Central to the Reddam House philosophy is the importance of nurturing the unique individuality, talent and self-assurance of all students. Our Challenge and Extension programme, which is an integral feature of all of our schools, is therefore accessible to all students, regardless of ability. We wish to develop every child’s potential and to allow them opportunities to undertake work which moves forward their learning and allows the development of higher-order thinking skills. The foundation of the Challenge and Extension programme is the development of a ‘mindset for learning’ incorporating the ideas of resilience, effort and the understanding that success is in the hands of the individual. This is also why it is one of the fundamental pillars of our student code of conduct.
In all four schools challenge and extension is woven into the fabric of school life and can be found in both the curriculum and co-curricular programme. In the classroom, from the ELS through to Year 13 teachers provide a stimulating learning environment, where all students are stretched. Our recent inspection (February 2016) stated that our ‘teaching used the CHEX initiative well, providing challenges for all and extension for those more capable.

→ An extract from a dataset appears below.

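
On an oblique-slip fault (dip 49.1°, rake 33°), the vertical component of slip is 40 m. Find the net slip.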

The use of open-ended questions or 'possibility questions' are used from the earliest stage of an infant’s education to encourage them to explore the next step. This prompts them to find out what might happen next and to reach their potential in all areas. These questions ensure that children can be involved in constructing their own curriculum and direction of learning. As children grow they discuss their knowledge and then are supported to ask questions about what further information they would like to find out about a particular area of learning. This is incorporated into small group planning so that children are true protagonists in the classroom.
In the Reception classroom, CHEX books encourage children to attempt more challenging tasks and to explore each area of the classroom each week. The challenges are open-ended and therefore allow children to complete them in the way they would like to but allow for the classroom learning to be enriched and embedded into continuous play provision. This style of learning encourages our children to become independent learners who can decide how they want to complete elements of their work in a play context. Reception children are truly excited by the challenges revealed each Monday and are keen to explore areas of learning outside their comfort zone.
CHEX in the Junior School is a seamless continuation of the exciting discovery work started in the ELS. As our pupils embark on a more structured curriculum, they are challenged to engage, enquire and extend their own learning, through their classwork, extra-curricular activities and homework. We do not put limits on our pupil's learning, but instead, using the model of 'Austin's Butterfly', gently encourage them to achieve their true potential. Our pupils flourish in this warm and supportive environment and they look forward to the challenge of CHEX woven into every lesson.
Each of our classrooms displays CHEX in different ways, allowing children to see it visually and even add their own CHEX work for others to complete. Junior School pupils from Year Three to Six also have an individual CHEX Challenge Choices booklet to use at home. Packed full of exciting tasks to develop creativity and thinking skills at home, these books are igniting new interests and are uniquely Reddam.
In the Middle School at Reddam House Berkshire, teachers understand the importance of developing young people’s confidence, self-discipline and understanding of the learning process. One of the benefits of a through school is that we are able to recognise and build on what learners already know, avoiding unnecessary repetition and setting out appropriate objectives for all students. In the Middle School, a variety of teaching approaches are used to make learning an enjoyable and challenging experience, matching tasks to learners’ maturity and preferred learning styles.
To ensure that learning opportunities for Years 7-9 are maximised, every classroom has a CHEX board; an interactive display with a series of subject relevant extension tasks which are designed to be fun whilst also helping to develop higher-order thinking skills. These are extremely popular with the students and are a unique feature of Reddam House Berkshire.
In the Senior School at Reddam House Berkshire, we encourage a classroom culture of high expectations and aspirations, where hard work, curiosity and knowledge are viewed positively, and where all sorts of talents and abilities are valued. In addition, the use of peer and self-assessment to make young people partners in their learning, help them to assess their strengths and weaknesses, and inform subsequent progress.
Teachers are encouraged to present their curriculum as a series of problems to be solved rather than a body of knowledge to be absorbed; where independent thinking and open inquiry are stimulated. Furthermore, teaching and learning methods are created to foster independent thinking and open inquiry, so that learning becomes an enjoyable and challenging experience for all. In particular, students are encouraged and supported in asking their own questions and linking out of class experiences with day to day learning.